Published by Courtauld Reviews, Issue 4, March 2010
Tate Britain, London
24 February - 08 August 2010
While the 1988 Henry Moore show at the Royal Academy presented the sculptor as a romantic, Tate Britain attempts to reinvent Moore (1898–1986) as a radical, experimental and avant-garde artist. The artworks are given center stage in this exhibition, uncovering a dark and erotically charged dimension to Moore’s work that incites visitors to revisit their preconceived notions of one of Britain’s best-loved sculptors. Through the presentation of over 150 stone sculptures, wood carvings, bronzes and drawings by the artist, the exhibition explores the trauma of war, the advent of psychoanalysis, and new ideas of sexuality, non-western art and surrealism as frameworks within which Moore can be reborn.

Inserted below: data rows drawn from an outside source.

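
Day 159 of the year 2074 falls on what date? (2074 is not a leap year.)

8 June 2074

January has 31 days (159 − 31 = 128 remain).
February has 28 days (128 − 28 = 100 remain).
March has 31 days (100 − 31 = 69 remain).
April has 30 days (69 − 30 = 39 remain).
May has 31 days (39 − 31 = 8 remain).
8 into June → June 8.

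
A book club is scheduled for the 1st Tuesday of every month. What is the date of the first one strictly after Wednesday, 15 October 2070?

October 2070 starts on a Wednesday, so its 1st Tuesday is 7 October 2070 (6 days in).
That is not after 15 October 2070, so look at November 2070.
November 2070 starts on a Saturday, so its 1st Tuesday is 4 November 2070 (3 days in).

4 November 2070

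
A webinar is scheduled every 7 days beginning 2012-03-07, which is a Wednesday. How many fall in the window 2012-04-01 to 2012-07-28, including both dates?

17

Occurrences land 7·i days after 2012-03-07 for i = 0, 1, 2, …
2012-04-01 is 25 days after the start; 25 ÷ 7 = 3 remainder 4; since the remainder is 4, round up to i = 4. First occurrence in the window: #5 on 2012-04-04 (4×7 = 28 days in).
2012-07-28 is 143 days after the start; 143 ÷ 7 = 20 remainder 3. Last occurrence in the window: #21 on 2012-07-25.
Occurrences #5 through #21: 17 in total.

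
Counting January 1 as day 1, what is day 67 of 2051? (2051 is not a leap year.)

January has 31 days (67 − 31 = 36 remain).
February has 28 days (36 − 28 = 8 remain).
8 into March → March 8.

2051-03-08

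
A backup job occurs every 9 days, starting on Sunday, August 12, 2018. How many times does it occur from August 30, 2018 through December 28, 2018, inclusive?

14

Occurrences land 9·i days after August 12, 2018 for i = 0, 1, 2, …
August 30, 2018 is 18 days after the start; 18 ÷ 9 = 2 remainder 0. First occurrence in the window: #3 on August 30, 2018 (2×9 = 18 days in).
December 28, 2018 is 138 days after the start; 138 ÷ 9 = 15 remainder 3. Last occurrence in the window: #16 on December 25, 2018.
Occurrences #3 through #16: 14 in total.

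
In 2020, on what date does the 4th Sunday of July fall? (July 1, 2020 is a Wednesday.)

July 2020 begins on a Wednesday, so the first Sunday is July 5 (4 days later).
The 4th Sunday is 3 weeks later: 5 + 21 = 26.

2020-07-26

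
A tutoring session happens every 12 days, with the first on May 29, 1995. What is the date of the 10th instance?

The 10th occurrence is 9 intervals after the first: 9 × 12 = 108 days after May 29, 1995.
May has 31 days — 2 days to the end of May leaves 106.
June has 30 days (76 left).
July has 31 days (45 left).
August has 31 days (14 left).
14 days into September → September 14, 1995.

September 14, 1995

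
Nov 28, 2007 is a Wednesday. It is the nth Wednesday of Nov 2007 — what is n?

4th

Day 28 falls in week ⌈28/7⌉ of the month.
Days 1–7 hold the 1st Wednesday, 8–14 the 2nd, 15–21 the 3rd, 22–28 the 4th, 29–31 the 5th.
28 is in the range for the 4th.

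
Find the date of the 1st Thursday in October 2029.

October 2029 begins on a Monday, so the first Thursday is October 4 (3 days later).

4 October 2029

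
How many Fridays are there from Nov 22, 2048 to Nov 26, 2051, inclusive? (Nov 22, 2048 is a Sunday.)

Nov 22, 2048 is a Sunday; the first Friday on or after it is Nov 27, 2048 (5 days later).
From Nov 27, 2048 to Nov 26, 2051: 34 + 365 + 365 + 330 = 1094 days (rest of 2048, 2049, 2050, to Nov 26, 2051 in 2051).
1094 ÷ 7 = 156 full weeks with remainder 2, so 156 more Fridays after the first → 157.

157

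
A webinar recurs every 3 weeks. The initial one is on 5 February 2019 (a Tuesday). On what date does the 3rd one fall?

19 March 2019

The 3rd occurrence is 2 intervals after the first: 2 × 21 = 42 days after 5 February 2019.
February has 28 days — 23 days to the end of February leaves 19.
19 days into March → 19 March 2019.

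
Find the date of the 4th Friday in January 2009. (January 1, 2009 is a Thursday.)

January 2009 begins on a Thursday, so the first Friday is January 2 (1 day later).
The 4th Friday is 3 weeks later: 2 + 21 = 23.

2009-01-23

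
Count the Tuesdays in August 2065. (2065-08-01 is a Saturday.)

4

2065-08-01 is a Saturday; the first Tuesday on or after it is 2065-08-04 (3 days later).
From 2065-08-04 to 2065-08-31 is 31 − 4 = 27 days.
27 ÷ 7 = 3 full weeks with remainder 6, so 3 more Tuesdays after the first → 4.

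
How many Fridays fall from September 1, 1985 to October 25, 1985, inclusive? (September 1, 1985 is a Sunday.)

September 1, 1985 is a Sunday; the first Friday on or after it is September 6, 1985 (5 days later).
From September 6, 1985 to October 25, 1985: 24 + 25 = 49 days (rest of September, October).
49 ÷ 7 = 7 full weeks with remainder 0, so 7 more Fridays after the first → 8.

8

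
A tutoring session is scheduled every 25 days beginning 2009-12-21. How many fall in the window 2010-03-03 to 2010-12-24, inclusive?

12

Occurrences land 25·i days after 2009-12-21 for i = 0, 1, 2, …
2010-03-03 is 72 days after the start; 72 ÷ 25 = 2 remainder 22; since the remainder is 22, round up to i = 3. First occurrence in the window: #4 on 2010-03-06 (3×25 = 75 days in).
2010-12-24 is 368 days after the start; 368 ÷ 25 = 14 remainder 18. Last occurrence in the window: #15 on 2010-12-06.
Occurrences #4 through #15: 12 in total.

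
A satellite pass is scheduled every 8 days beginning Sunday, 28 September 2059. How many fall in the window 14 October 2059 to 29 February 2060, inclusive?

18

Occurrences land 8·i days after 28 September 2059 for i = 0, 1, 2, …
14 October 2059 is 16 days after the start; 16 ÷ 8 = 2 remainder 0. First occurrence in the window: #3 on 14 October 2059 (2×8 = 16 days in).
29 February 2060 is 154 days after the start; 154 ÷ 8 = 19 remainder 2. Last occurrence in the window: #20 on 27 February 2060.
Occurrences #3 through #20: 18 in total.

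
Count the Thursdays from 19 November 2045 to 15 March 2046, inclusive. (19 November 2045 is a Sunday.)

17

19 November 2045 is a Sunday; the first Thursday on or after it is 23 November 2045 (4 days later).
From 23 November 2045 to 15 March 2046: 7 + 31 + 31 + 28 + 15 = 112 days (rest of November, December, January, February, March).
112 ÷ 7 = 16 full weeks with remainder 0, so 16 more Thursdays after the first → 17.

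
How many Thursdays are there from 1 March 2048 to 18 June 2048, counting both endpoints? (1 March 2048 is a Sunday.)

16

1 March 2048 is a Sunday; the first Thursday on or after it is 5 March 2048 (4 days later).
From 5 March 2048 to 18 June 2048: 26 + 30 + 31 + 18 = 105 days (rest of March, April, May, June).
105 ÷ 7 = 15 full weeks with remainder 0, so 15 more Thursdays after the first → 16.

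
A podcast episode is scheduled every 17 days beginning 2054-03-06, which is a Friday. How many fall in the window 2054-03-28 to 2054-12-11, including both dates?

Occurrences land 17·i days after 2054-03-06 for i = 0, 1, 2, …
2054-03-28 is 22 days after the start; 22 ÷ 17 = 1 remainder 5; since the remainder is 5, round up to i = 2. First occurrence in the window: #3 on 2054-04-09 (2×17 = 34 days in).
2054-12-11 is 280 days after the start; 280 ÷ 17 = 16 remainder 8. Last occurrence in the window: #17 on 2054-12-03.
Occurrences #3 through #17: 15 in total.

15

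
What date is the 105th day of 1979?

Jan has 31 days (105 − 31 = 74 remain).
Feb has 28 days (74 − 28 = 46 remain).
Mar has 31 days (46 − 31 = 15 remain).
15 into Apr → Apr 15.

Apr 15, 1979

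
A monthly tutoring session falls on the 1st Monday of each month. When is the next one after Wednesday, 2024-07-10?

2024-08-05

July 2024 starts on a Monday, so its 1st Monday is 2024-07-01.
That is not after 2024-07-10, so look at August 2024.
August 2024 starts on a Thursday, so its 1st Monday is 2024-08-05 (4 days in).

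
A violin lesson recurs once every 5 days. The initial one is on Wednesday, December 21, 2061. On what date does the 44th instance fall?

July 24, 2062

The 44th occurrence is 43 intervals after the first: 43 × 5 = 215 days after December 21, 2061.
December has 31 days — 10 days to the end of December leaves 205.
January has 31 days (174 left).
February has 28 days (146 left).
March has 31 days (115 left).
April has 30 days (85 left).
May has 31 days (54 left).
June has 30 days (24 left).
24 days into July → July 24, 2062.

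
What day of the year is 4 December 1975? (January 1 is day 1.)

338

Days in months before December: 31 + 28 + 31 + 30 + 31 + 30 + 31 + 31 + 30 + 31 + 30 = 334.
Plus 4 days into December → day 338.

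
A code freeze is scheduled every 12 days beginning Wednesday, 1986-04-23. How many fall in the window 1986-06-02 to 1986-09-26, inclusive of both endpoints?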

While the show’s revisionist aims are clearly stated in the introductory panel and constantly reiterated throughout the exhibition by means of wall texts and quotes, it is questionable whether these aims are successfully communicated to the viewer. The gallery spaces are decidedly empty of information. The wall panels are sparse and the object labels only provide tombstone information. Similarly, the room divisions seem disparate and the display of works, random. While some rooms explore Moore’s cultural influences (Room 1: World Cultures), others focus on subject matter (Room 2: Mother and Child), isms (Room 3: Modernism), historical periods (Room 4: Wartime and Room 5: Post-War) and materials (Room 6: Elm). For some visitors, this lack of direction may privilege a sensory response to the artworks or encourage viewers to address their own subjectivity. For others, the schizophrenic structure of the exhibition may elicit mystification and misunderstanding. While the exhibition engages with the canonical narrative of modernism and gestures towards meaning, there is no coherent grand narrative, as it is riddled with inconsistency. Hence, the show can be described as distinctly postmodern, but is this postmodern construction intentional?

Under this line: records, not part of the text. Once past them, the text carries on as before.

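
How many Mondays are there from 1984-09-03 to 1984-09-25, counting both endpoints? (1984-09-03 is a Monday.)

4

1984-09-03 is a Monday; the first Monday on or after it is 1984-09-03.
From 1984-09-03 to 1984-09-25 is 25 − 3 = 22 days.
22 ÷ 7 = 3 full weeks with remainder 1, so 3 more Mondays after the first → 4.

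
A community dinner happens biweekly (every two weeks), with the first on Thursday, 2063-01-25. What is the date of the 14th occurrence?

2063-07-26

The 14th occurrence is 13 intervals after the first: 13 × 14 = 182 days after 2063-01-25.
January has 31 days — 6 days to the end of January leaves 176.
February has 28 days (148 left).
March has 31 days (117 left).
April has 30 days (87 left).
May has 31 days (56 left).
June has 30 days (26 left).
26 days into July → 2063-07-26.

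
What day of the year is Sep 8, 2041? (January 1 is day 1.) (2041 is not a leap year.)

Days in months before Sep: 31 + 28 + 31 + 30 + 31 + 30 + 31 + 31 = 243.
Plus 8 days into Sep → day 251.

251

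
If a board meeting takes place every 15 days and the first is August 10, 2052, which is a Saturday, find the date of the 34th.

The 34th occurrence is 33 intervals after the first: 33 × 15 = 495 days after August 10, 2052.
August has 31 days — 21 days to the end of August leaves 474.
From end of August to end of 2052 is 122 days (352 left).
January has 31 days (321 left).
February has 28 days (293 left).
March has 31 days (262 left).
April has 30 days (232 left).
May has 31 days (201 left).
June has 30 days (171 left).
July has 31 days (140 left).
August has 31 days (109 left).
September has 30 days (79 left).
October has 31 days (48 left).
November has 30 days (18 left).
18 days into December → December 18, 2053.

December 18, 2053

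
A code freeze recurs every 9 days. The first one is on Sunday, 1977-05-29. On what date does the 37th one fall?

1978-04-18

The 37th occurrence is 36 intervals after the first: 36 × 9 = 324 days after 1977-05-29.
May has 31 days — 2 days to the end of May leaves 322.
June has 30 days (292 left).
July has 31 days (261 left).
August has 31 days (230 left).
September has 30 days (200 left).
October has 31 days (169 left).
November has 30 days (139 left).
December has 31 days (108 left).
January has 31 days (77 left).
February has 28 days (49 left).
March has 31 days (18 left).
18 days into April → 1978-04-18.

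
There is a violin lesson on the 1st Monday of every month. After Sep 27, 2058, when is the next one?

Oct 7, 2058

Sep 2058 starts on a Sunday, so its 1st Monday is Sep 2, 2058 (1 day in).
That is not after Sep 27, 2058, so look at Oct 2058.
Oct 2058 starts on a Tuesday, so its 1st Monday is Oct 7, 2058 (6 days in).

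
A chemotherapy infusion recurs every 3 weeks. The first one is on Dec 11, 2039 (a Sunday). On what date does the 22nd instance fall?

The 22nd occurrence is 21 intervals after the first: 21 × 21 = 441 days after Dec 11, 2039.
Dec has 31 days — 20 days to the end of Dec leaves 421.
2040 has 366 days (55 left).
Jan has 31 days (24 left).
24 days into Feb → Feb 24, 2041.

Feb 24, 2041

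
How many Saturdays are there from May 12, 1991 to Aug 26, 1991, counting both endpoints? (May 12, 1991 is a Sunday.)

May 12, 1991 is a Sunday; the first Saturday on or after it is May 18, 1991 (6 days later).
From May 18, 1991 to Aug 26, 1991: 13 + 30 + 31 + 26 = 100 days (rest of May, Jun, Jul, Aug).
100 ÷ 7 = 14 full weeks with remainder 2, so 14 more Saturdays after the first → 15.

15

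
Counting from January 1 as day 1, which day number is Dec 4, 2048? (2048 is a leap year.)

339

Days in months before Dec: 31 + 29 + 31 + 30 + 31 + 30 + 31 + 31 + 30 + 31 + 30 = 335.
Plus 4 days into Dec → day 339.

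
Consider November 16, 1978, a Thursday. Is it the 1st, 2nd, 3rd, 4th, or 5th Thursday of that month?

3rd

Day 16 falls in week ⌈16/7⌉ of the month.
Days 1–7 hold the 1st Thursday, 8–14 the 2nd, 15–21 the 3rd, 22–28 the 4th, 29–31 the 5th.
16 is in the range for the 3rd.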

The answer is not immediately clear, as today’s art museum is a postmodern construction in itself. The curator is no longer the sole voice in an exhibition, since different departments often have divergent agendas. This has created a decentered museum and is reflected in the microcosm of the narrative of the Henry Moore exhibition, which also possesses a plurality of voices. Thus, perhaps the more interesting question is: Have the curators made a conscious intellectual choice to present the material in a postmodern way, or is the exhibition an indirect result of the postmodern construct of society in late-capitalism which also formulates the structure of the museum? The most plausible answer appears to be simply both. While the exhibition presents a revision of modernism, the decentered museum structure shapes and emphasizes the postmodern convolution of the narrative.
Arguably, the audio-guide provides the strongest reading of the exhibition, as it successfully pulls together these different voices. Without it, the various modes of interpretation do not interrelate. In many ways, this digital technology becomes a lifebuoy to navigate the exhibition, as it constructs threads of meaning throughout a gallery space which often lacks cogency. Moore’s Reclining Figures and Mother and Child themes, for example, are interspersed in the various rooms, creating a sense of continuity. Similarly, the audio commentary constantly refers back to Moore’s approach to materiality, as well as elements from the artist’s biography, to construct the meaning of the various works included. It can be argued that these different ribbons running through the exhibition by means of the audio-guide give the exhibition its “true” meaning, negating to a certain extent its postmodern structure.
While it is difficult to assess if the curatorial aim of the exhibition has been attained, it is immediately clear as one walks through the gallery space that there is ‘Moore’ to the artist than meets the eye. Arguably, this is where the success of Tate’s Henry Moore exhibition lies.